Talking to oneself is a trait that feels inherently human. Our inner monologues help us organize our thoughts, make decisions, and understand our emotions. However, it’s not just humans who can reap the benefits of such self-talk. In a groundbreaking study published in Neural Computation, scientists from the Okinawa Institute of Science and Technology (OIST) have demonstrated the potential of inner speech to improve AI learning. The research shows how AI models can generalize across different tasks more effectively when supported by both inner speech and short-term memory.
“This study highlights the importance of self-interactions in how we learn. By structuring training data in a way that teaches our system to talk to itself, we show that learning is shaped not only by the architecture of our AI systems but by the interaction dynamics embedded within our training procedures,” says first author Dr. Jeffrey Queißer, Staff Scientist within OIST’s Cognitive Neurorobotics Research Unit.
Brain-Inspired Modeling for AI Learning
The team has long been interested in content-agnostic information processing—the ability to perform tasks beyond the exact situations we’ve previously encountered by learning general methods and operations. “Rapid task switching and solving unfamiliar problems is something we humans do easily every day.
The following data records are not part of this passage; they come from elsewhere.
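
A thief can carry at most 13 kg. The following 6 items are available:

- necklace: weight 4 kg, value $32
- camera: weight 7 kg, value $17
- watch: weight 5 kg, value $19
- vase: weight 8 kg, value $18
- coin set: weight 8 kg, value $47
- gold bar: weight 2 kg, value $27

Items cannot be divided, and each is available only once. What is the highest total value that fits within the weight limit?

$79

Check high-value combinations within 13 kg:
- necklace+coin set: weight 4+8=12, value 32+47=79
- necklace+watch+gold bar: weight 4+5+2=11, value 32+19+27=78
- necklace+camera+gold bar: weight 4+7+2=13, value 32+17+27=76
Best: $79.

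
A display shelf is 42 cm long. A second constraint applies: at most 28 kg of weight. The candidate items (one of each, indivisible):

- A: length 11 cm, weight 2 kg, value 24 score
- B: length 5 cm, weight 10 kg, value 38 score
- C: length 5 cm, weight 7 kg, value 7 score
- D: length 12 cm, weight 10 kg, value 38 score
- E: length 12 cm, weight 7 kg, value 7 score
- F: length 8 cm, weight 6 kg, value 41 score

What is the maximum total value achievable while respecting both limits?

Feasible sets respecting both limits:
- A+B+D+F: length 36, weight 28, value 141
- B+D+F: length 25, weight 26, value 117
- A+B+C+F: length 29, weight 25, value 110
- A+C+D+F: length 36, weight 25, value 110
Best: 141 score.

141 score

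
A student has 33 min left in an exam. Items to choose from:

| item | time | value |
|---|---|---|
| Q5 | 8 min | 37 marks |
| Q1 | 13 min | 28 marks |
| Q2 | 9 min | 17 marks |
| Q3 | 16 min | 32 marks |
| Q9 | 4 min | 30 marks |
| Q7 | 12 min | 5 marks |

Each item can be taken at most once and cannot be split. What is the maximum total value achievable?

99 marks

Check high-value combinations within 33 min:
- Q5+Q3+Q9: time 8+16+4=28, value 37+32+30=99
- Q5+Q1+Q9: time 8+13+4=25, value 37+28+30=95
- Q1+Q3+Q9: time 13+16+4=33, value 28+32+30=90
Best: 99 marks.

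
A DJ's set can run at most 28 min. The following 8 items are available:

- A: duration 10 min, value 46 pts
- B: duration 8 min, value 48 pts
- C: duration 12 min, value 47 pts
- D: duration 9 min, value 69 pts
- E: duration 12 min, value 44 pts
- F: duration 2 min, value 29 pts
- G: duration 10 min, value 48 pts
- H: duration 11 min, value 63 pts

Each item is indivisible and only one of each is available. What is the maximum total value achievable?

180 pts

Check high-value combinations within 28 min:
- B+D+H: duration 8+9+11=28, value 48+69+63=180
- B+D+G: duration 8+9+10=27, value 48+69+48=165
- A+B+D: duration 10+8+9=27, value 46+48+69=163
- D+F+H: duration 9+2+11=22, value 69+29+63=161
Best: 180 pts.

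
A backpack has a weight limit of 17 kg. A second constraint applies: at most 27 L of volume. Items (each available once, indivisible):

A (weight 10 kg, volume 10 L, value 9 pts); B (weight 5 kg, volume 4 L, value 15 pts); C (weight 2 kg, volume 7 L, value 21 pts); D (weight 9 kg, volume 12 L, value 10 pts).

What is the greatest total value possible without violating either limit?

46 pts

Feasible sets respecting both limits:
- B+C+D: weight 16, volume 23, value 46
- A+B+C: weight 17, volume 21, value 45
- B+C: weight 7, volume 11, value 36
- C+D: weight 11, volume 19, value 31
Best: 46 pts.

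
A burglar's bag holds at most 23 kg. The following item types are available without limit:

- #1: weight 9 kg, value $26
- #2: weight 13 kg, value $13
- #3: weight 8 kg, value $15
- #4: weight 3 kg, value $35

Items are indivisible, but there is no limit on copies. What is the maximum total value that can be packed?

$245

Best value-per-unit is #4 at 35/3, and filling with it alone uses weight 7×3=21. No mix of the others beats 7×35 = 245.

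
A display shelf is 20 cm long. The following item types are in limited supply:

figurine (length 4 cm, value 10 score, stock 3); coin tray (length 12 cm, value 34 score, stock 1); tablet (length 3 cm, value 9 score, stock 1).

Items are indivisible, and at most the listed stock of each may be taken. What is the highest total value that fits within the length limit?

Top feasible selections:
- 2×figurine + 1×coin tray: length 20, value 54
- 1×figurine + 1×coin tray + 1×tablet: length 19, value 53
- 1×figurine + 1×coin tray: length 16, value 44
- 1×coin tray + 1×tablet: length 15, value 43
Best: 54 score.

54 score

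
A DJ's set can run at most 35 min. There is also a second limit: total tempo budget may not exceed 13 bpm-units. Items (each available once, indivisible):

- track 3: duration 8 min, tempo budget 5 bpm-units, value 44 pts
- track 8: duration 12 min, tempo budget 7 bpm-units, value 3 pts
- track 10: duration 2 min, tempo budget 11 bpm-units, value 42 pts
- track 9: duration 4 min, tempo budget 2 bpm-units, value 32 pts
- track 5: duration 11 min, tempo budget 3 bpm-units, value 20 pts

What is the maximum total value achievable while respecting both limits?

96 pts

Feasible sets respecting both limits:
- track 3+track 9+track 5: duration 23, tempo budget 10, value 96
- track 3+track 9: duration 12, tempo budget 7, value 76
- track 10+track 9: duration 6, tempo budget 13, value 74
- track 3+track 5: duration 19, tempo budget 8, value 64
Best: 96 pts.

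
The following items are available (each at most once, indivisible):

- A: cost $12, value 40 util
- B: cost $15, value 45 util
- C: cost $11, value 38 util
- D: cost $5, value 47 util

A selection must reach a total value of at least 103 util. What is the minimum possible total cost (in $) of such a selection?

28

Subsets with value ≥ 103, sorted by total cost:
- A+C+D: cost 28, value 125
- B+C+D: cost 31, value 130
Minimum cost: 28 $.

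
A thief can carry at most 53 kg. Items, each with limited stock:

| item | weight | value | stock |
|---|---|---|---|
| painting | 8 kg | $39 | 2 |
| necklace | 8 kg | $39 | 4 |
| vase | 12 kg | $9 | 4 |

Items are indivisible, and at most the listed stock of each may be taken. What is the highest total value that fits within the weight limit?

$234

Best selections within weight 53 and stock limits:
- 2×painting + 4×necklace: weight 48, value 234
- 1×painting + 4×necklace + 1×vase: weight 52, value 204
- 2×painting + 3×necklace + 1×vase: weight 52, value 204
- 1×painting + 4×necklace: weight 40, value 195
Best: $234.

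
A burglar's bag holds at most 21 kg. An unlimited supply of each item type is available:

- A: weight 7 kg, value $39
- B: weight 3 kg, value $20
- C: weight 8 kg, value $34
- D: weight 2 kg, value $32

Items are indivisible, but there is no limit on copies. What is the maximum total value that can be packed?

$320

Best value-per-unit is D at 32/2, and filling with it alone uses weight 10×2=20. No mix of the others beats 10×32 = 320.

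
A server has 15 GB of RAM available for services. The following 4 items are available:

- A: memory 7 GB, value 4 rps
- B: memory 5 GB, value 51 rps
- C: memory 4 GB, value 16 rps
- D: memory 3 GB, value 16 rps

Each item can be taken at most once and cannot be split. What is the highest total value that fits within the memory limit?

83 rps

Check high-value combinations within 15 GB:
- B+C+D: memory 5+4+3=12, value 51+16+16=83
- A+B+D: memory 7+5+3=15, value 4+51+16=71
- B+D: memory 5+3=8, value 51+16=67
- B+C: memory 5+4=9, value 51+16=67
Best: 83 rps.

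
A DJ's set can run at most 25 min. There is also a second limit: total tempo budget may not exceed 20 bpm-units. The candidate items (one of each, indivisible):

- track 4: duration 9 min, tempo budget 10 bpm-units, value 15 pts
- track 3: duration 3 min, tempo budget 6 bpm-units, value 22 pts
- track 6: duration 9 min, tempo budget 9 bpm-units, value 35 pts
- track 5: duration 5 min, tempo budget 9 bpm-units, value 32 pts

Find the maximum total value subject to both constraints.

67 pts

Feasible sets respecting both limits:
- track 6+track 5: duration 14, tempo budget 18, value 67
- track 3+track 6: duration 12, tempo budget 15, value 57
- track 3+track 5: duration 8, tempo budget 15, value 54
Best: 67 pts.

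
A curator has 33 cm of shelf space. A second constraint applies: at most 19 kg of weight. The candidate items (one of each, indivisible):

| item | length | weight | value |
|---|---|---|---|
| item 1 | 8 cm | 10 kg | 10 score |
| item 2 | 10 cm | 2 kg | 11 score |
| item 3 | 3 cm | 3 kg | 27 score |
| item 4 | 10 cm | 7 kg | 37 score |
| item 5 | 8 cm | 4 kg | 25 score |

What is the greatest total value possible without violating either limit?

Feasible sets respecting both limits:
- item 2+item 3+item 4+item 5: length 31, weight 16, value 100
- item 3+item 4+item 5: length 21, weight 14, value 89
- item 2+item 3+item 4: length 23, weight 12, value 75
- item 1+item 2+item 3+item 5: length 29, weight 19, value 73
Best: 100 score.

100 score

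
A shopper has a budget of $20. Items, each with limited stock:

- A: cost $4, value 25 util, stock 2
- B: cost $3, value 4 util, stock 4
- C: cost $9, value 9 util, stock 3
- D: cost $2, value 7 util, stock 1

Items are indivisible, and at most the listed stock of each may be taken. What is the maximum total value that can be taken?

69 util

Top feasible selections:
- 2×A + 3×B + 1×D: cost 19, value 69
- 2×A + 1×C + 1×D: cost 19, value 66
- 2×A + 4×B: cost 20, value 66
- 2×A + 2×B + 1×D: cost 16, value 65
Best: 69 util.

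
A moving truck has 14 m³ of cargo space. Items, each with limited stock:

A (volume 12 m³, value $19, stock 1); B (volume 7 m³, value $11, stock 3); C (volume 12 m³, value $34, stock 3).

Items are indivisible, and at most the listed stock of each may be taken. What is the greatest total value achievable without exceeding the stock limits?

Top feasible selections:
- 1×C: volume 12, value 34
- 2×B: volume 14, value 22
- 1×A: volume 12, value 19
- 1×B: volume 7, value 11
Best: $34.

$34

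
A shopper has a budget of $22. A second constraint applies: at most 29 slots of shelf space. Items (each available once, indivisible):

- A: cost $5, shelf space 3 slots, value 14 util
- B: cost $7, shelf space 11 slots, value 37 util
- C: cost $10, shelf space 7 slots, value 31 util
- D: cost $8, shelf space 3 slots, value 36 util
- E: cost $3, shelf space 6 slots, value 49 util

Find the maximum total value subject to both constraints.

Feasible sets respecting both limits:
- B+D+E: cost 18, shelf space 20, value 122
- B+C+E: cost 20, shelf space 24, value 117
- C+D+E: cost 21, shelf space 16, value 116
- A+B+E: cost 15, shelf space 20, value 100
Best: 122 util.

122 util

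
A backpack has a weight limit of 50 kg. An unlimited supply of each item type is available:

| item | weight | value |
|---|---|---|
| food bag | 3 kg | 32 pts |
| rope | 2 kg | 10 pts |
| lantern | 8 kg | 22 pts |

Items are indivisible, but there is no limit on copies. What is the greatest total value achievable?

522 pts

Best value-per-unit is food bag at 32/3; filling with it alone gives 16×32 = 512.
Optimal mix: 16×food bag + 1×rope → weight 50, value 522.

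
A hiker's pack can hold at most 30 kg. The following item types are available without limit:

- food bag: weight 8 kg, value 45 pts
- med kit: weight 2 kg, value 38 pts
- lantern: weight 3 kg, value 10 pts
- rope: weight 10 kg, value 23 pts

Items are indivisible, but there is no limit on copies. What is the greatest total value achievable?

570 pts

Best value-per-unit is med kit at 38/2, and filling with it alone uses weight 15×2=30. No mix of the others beats 15×38 = 570.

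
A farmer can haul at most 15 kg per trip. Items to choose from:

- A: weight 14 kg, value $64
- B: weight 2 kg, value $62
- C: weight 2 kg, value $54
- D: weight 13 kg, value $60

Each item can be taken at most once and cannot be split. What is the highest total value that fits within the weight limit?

Check high-value combinations within 15 kg:
- B+D: weight 2+13=15, value 62+60=122
- B+C: weight 2+2=4, value 62+54=116
- C+D: weight 2+13=15, value 54+60=114
Best: $122.

$122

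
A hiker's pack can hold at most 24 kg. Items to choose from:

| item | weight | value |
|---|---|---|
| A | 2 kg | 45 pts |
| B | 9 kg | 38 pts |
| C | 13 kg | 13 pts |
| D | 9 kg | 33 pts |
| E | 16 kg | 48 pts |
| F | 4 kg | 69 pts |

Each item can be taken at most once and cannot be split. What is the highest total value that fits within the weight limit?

Check high-value combinations within 24 kg:
- A+B+D+F: weight 2+9+9+4=24, value 45+38+33+69=185
- A+E+F: weight 2+16+4=22, value 45+48+69=162
- A+B+F: weight 2+9+4=15, value 45+38+69=152
Best: 185 pts.

185 pts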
But for AI, it’s much more challenging,” notes Dr. Queißer. “That’s why we take an interdisciplinary approach, blending developmental neuroscience and psychology with machine learning and robotics, among other fields, to find new ways to think about learning and inform the future of AI.”
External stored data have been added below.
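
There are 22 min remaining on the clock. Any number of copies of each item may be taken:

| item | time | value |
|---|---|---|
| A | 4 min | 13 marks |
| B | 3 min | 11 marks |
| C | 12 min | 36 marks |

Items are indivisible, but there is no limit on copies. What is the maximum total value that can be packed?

Best value-per-unit is B at 11/3; filling with it alone gives 7×11 = 77.
Optimal mix: 1×A + 6×B → time 22, value 79.

79 marks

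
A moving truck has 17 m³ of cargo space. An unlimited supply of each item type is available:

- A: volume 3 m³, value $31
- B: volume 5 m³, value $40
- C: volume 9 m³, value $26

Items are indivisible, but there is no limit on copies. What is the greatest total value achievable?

$164

Best value-per-unit is A at 31/3; filling with it alone gives 5×31 = 155.
Optimal mix: 4×A + 1×B → volume 17, value 164.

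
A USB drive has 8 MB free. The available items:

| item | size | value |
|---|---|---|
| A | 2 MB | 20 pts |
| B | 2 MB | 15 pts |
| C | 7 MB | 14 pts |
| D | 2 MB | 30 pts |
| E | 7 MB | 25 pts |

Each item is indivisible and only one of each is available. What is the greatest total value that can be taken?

65 pts

Check high-value combinations within 8 MB:
- A+B+D: size 2+2+2=6, value 20+15+30=65
- A+D: size 2+2=4, value 20+30=50
- B+D: size 2+2=4, value 15+30=45
Best: 65 pts.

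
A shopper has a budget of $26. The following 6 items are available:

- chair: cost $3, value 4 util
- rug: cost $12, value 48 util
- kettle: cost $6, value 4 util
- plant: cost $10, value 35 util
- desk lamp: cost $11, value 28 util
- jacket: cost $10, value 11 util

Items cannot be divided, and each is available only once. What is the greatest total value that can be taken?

87 util

Check high-value combinations within $26:
- chair+rug+plant: cost 3+12+10=25, value 4+48+35=87
- rug+plant: cost 12+10=22, value 48+35=83
- chair+rug+desk lamp: cost 3+12+11=26, value 4+48+28=80
Best: 87 util.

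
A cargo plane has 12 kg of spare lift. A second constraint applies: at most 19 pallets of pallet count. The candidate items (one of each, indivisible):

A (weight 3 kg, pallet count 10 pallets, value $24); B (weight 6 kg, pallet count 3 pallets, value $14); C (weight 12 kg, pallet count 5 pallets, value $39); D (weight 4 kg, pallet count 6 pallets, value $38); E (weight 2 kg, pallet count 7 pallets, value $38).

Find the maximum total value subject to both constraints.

$90

Feasible sets respecting both limits:
- B+D+E: weight 12, pallet count 16, value 90
- D+E: weight 6, pallet count 13, value 76
- A+D: weight 7, pallet count 16, value 62
- A+E: weight 5, pallet count 17, value 62
Best: $90.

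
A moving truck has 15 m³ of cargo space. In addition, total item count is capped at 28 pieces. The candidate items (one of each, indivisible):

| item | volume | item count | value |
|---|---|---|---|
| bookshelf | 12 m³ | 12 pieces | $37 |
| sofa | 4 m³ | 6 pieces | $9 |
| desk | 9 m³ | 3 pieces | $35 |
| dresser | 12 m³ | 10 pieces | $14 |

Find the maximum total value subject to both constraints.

$44

Feasible sets respecting both limits:
- sofa+desk: volume 13, item count 9, value 44
- bookshelf: volume 12, item count 12, value 37
- desk: volume 9, item count 3, value 35
Best: $44.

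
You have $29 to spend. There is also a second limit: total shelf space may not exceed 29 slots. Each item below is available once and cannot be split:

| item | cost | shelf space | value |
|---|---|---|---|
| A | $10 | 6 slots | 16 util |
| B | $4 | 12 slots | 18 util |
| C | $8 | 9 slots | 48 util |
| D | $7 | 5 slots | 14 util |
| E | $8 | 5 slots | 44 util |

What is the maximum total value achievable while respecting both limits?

Feasible sets respecting both limits:
- B+C+E: cost 20, shelf space 26, value 110
- A+C+E: cost 26, shelf space 20, value 108
- C+D+E: cost 23, shelf space 19, value 106
- C+E: cost 16, shelf space 14, value 92
Best: 110 util.

110 util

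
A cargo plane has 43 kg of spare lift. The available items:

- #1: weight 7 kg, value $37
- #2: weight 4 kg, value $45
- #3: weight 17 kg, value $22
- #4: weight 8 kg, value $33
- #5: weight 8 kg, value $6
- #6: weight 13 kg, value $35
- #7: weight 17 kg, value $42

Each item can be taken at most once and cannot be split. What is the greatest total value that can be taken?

Check high-value combinations within 43 kg:
- #1+#2+#6+#7: weight 7+4+13+17=41, value 37+45+35+42=159
- #1+#2+#4+#7: weight 7+4+8+17=36, value 37+45+33+42=157
- #1+#2+#4+#5+#6: weight 7+4+8+8+13=40, value 37+45+33+6+35=156
- #2+#4+#6+#7: weight 4+8+13+17=42, value 45+33+35+42=155
- #1+#2+#4+#6: weight 7+4+8+13=32, value 37+45+33+35=150
Best: $159.

$159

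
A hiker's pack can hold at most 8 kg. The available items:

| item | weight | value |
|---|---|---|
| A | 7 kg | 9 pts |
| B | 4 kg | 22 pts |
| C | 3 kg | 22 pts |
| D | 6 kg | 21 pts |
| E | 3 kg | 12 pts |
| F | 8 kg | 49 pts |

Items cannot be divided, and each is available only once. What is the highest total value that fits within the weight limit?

This is a 0/1 knapsack; check combinations near the capacity.
- F: weight 8, value 49
- B+C: weight 4+3=7, value 22+22=44
- C+E: weight 3+3=6, value 22+12=34
- B+E: weight 4+3=7, value 22+12=34
- C: weight 3, value 22
Best: 49 pts.

49 pts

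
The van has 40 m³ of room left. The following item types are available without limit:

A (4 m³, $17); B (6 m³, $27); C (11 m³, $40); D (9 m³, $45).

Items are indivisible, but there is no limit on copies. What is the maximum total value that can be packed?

$197

Best value-per-unit is D at 45/9; filling with it alone gives 4×45 = 180.
Optimal mix: 1×A + 4×D → volume 40, value 197.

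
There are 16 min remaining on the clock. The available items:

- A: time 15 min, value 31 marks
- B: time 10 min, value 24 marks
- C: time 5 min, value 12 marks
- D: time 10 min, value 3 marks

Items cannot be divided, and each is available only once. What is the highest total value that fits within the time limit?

36 marks

Check high-value combinations within 16 min:
- B+C: time 10+5=15, value 24+12=36
- A: time 15, value 31
- B: time 10, value 24
- C+D: time 5+10=15, value 12+3=15
Best: 36 marks.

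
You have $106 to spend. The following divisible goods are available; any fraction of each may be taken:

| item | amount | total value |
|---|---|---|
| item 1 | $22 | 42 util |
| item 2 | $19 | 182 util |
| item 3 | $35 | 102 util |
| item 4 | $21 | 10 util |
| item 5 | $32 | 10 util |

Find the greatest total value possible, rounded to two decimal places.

Take in order of value per unit:
- item 2 (182/19 per unit): all 19 → value 182, running total 182.00
- item 3 (102/35 per unit): all 35 → value 102, running total 284.00
- item 1 (42/22 per unit): all 22 → value 42, running total 326.00
- item 4 (10/21 per unit): all 21 → value 10, running total 336.00
- item 5 (10/32 per unit): 9 of 32 → value 9×10/32 = 2.8125, running total 338.81
Total 338.81.

338.81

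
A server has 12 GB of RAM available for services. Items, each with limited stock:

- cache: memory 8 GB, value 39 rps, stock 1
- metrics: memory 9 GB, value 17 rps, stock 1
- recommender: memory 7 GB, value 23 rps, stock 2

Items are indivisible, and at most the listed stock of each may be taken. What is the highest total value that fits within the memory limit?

Top feasible selections:
- 1×cache: memory 8, value 39
- 1×recommender: memory 7, value 23
- 1×metrics: memory 9, value 17
Best: 39 rps.

39 rps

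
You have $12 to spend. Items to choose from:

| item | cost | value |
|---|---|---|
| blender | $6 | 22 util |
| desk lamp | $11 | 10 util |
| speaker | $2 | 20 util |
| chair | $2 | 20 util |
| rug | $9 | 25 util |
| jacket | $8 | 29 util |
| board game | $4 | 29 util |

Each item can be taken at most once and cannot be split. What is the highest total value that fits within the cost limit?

71 util

Check high-value combinations within $12:
- blender+speaker+board game: cost 6+2+4=12, value 22+20+29=71
- blender+chair+board game: cost 6+2+4=12, value 22+20+29=71
- speaker+chair+board game: cost 2+2+4=8, value 20+20+29=69
Best: 71 util.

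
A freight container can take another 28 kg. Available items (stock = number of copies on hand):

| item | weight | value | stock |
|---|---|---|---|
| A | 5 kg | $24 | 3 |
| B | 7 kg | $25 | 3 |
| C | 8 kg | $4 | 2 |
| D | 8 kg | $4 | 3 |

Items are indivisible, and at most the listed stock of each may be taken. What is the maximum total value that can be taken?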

The researchers initially focused on the AI models’ memory architecture, examining the importance of working memory for task generalization. From remembering instructions to quick mental math, working memory is the short-term ability of a system to retain and use information. By simulating tasks of varying difficulty, they examined the effectiveness of different memory structures, demonstrating that systems which included multiple working memory slots—temporary containers for pieces of information—could generalize better on the tricky tasks of reversing the order of and regenerating patterns.
Enhancing AI with Self-Mumbling
Upon adding self-mumbling targets—telling the system to talk to itself a certain number of times—the researchers gained better performance, particularly when multitasking or completing tasks with many steps. “Our combined system is particularly exciting because it can work with sparse data instead of the extensive datasets usually required to train such models for generalization. It provides a complementary, lightweight alternative,” emphasizes Dr. Queißer.
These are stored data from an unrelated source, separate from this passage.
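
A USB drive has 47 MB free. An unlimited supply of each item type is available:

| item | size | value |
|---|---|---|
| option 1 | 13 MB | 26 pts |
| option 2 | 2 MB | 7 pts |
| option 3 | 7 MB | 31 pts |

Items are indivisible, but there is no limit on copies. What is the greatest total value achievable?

Best value-per-unit is option 3 at 31/7; filling with it alone gives 6×31 = 186.
Optimal mix: 2×option 2 + 6×option 3 → size 46, value 200.

200 pts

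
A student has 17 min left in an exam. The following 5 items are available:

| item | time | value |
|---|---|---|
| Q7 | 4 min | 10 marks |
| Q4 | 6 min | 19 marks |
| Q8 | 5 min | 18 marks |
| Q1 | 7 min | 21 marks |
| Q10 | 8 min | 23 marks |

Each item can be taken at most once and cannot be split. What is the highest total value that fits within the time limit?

51 marks

This is a 0/1 knapsack; check combinations near the capacity.
- Q7+Q8+Q10: time 4+5+8=17, value 10+18+23=51
- Q7+Q4+Q1: time 4+6+7=17, value 10+19+21=50
- Q7+Q8+Q1: time 4+5+7=16, value 10+18+21=49
- Q7+Q4+Q8: time 4+6+5=15, value 10+19+18=47
Best: 51 marks.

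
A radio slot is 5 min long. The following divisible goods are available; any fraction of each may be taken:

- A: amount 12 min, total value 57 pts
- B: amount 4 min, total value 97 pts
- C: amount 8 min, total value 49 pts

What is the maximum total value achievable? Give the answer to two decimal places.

103.13

Take in order of value per unit:
- B (97/4 per unit): all 4 → value 97, running total 97.00
- C (49/8 per unit): 1 of 8 → value 1×49/8 = 6.1250, running total 103.13
Total 103.13.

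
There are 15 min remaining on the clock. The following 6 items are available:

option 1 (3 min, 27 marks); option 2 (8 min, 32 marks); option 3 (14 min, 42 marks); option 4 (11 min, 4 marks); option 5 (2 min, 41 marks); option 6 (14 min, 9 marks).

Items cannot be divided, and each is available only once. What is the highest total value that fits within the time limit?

Check high-value combinations within 15 min:
- option 1+option 2+option 5: time 3+8+2=13, value 27+32+41=100
- option 2+option 5: time 8+2=10, value 32+41=73
- option 1+option 5: time 3+2=5, value 27+41=68
- option 1+option 2: time 3+8=11, value 27+32=59
- option 4+option 5: time 11+2=13, value 4+41=45
Best: 100 marks.

100 marks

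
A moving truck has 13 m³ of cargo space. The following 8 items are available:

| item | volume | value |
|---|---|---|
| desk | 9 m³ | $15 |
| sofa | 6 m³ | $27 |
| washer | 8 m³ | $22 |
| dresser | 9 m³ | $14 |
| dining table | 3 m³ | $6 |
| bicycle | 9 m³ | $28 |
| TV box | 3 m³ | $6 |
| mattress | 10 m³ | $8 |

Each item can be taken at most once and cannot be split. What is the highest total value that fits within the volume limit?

$39

Check high-value combinations within 13 m³:
- sofa+dining table+TV box: volume 6+3+3=12, value 27+6+6=39
- dining table+bicycle: volume 3+9=12, value 6+28=34
- bicycle+TV box: volume 9+3=12, value 28+6=34
- sofa+dining table: volume 6+3=9, value 27+6=33
Best: $39.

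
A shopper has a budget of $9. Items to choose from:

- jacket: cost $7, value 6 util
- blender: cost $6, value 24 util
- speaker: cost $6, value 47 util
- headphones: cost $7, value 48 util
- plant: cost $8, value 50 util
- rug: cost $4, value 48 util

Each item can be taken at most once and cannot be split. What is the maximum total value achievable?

50 util

Check high-value combinations within $9:
- plant: cost 8, value 50
- rug: cost 4, value 48
- headphones: cost 7, value 48
- speaker: cost 6, value 47
Best: 50 util.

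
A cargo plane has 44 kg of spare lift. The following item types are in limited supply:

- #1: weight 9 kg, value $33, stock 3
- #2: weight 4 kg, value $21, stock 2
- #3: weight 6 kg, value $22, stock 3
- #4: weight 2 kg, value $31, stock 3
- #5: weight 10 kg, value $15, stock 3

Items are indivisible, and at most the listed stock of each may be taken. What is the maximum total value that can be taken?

Best selections within weight 44 and stock limits:
- 2×#1 + 2×#2 + 2×#3 + 3×#4: weight 44, value 245
- 3×#1 + 1×#2 + 1×#3 + 3×#4: weight 43, value 235
- 1×#1 + 2×#2 + 3×#3 + 3×#4: weight 41, value 234
Best: $245.

$245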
This development follows a growing trend in AI research that seeks to mimic human cognitive processes. By incorporating elements of self-dialogue and memory, AI systems are not only becoming more efficient but also more adaptable to real-world applications.
Learning to Learn Better
Looking forward, the researchers plan to make things ‘messier.’ Dr. Queißer says, “In the real world, we’re making decisions and solving problems in complex, noisy, dynamic environments. To better mirror human developmental learning, we need to account for these external factors.”
This ties in with the team’s overarching goal to understand the neural basis of human learning. “By exploring phenomena like inner speech, and understanding the mechanisms of such processes, we gain fundamental new insights into human biology and behavior,” concludes Dr. Queißer. “We can also apply this knowledge, for example, in developing household or agricultural robots which can function in our complex, dynamic worlds.”
The move represents a significant step forward in AI development, potentially paving the way for more intuitive and responsive systems that can operate under a variety of conditions. As AI continues to evolve, the integration of human-like cognitive strategies could prove crucial in bridging the gap between machine efficiency and human adaptability.
Meanwhile, the implications of this research could extend beyond AI, offering new perspectives on how humans learn and adapt. By understanding and replicating these processes, scientists hope to unlock new avenues in both artificial intelligence and cognitive science.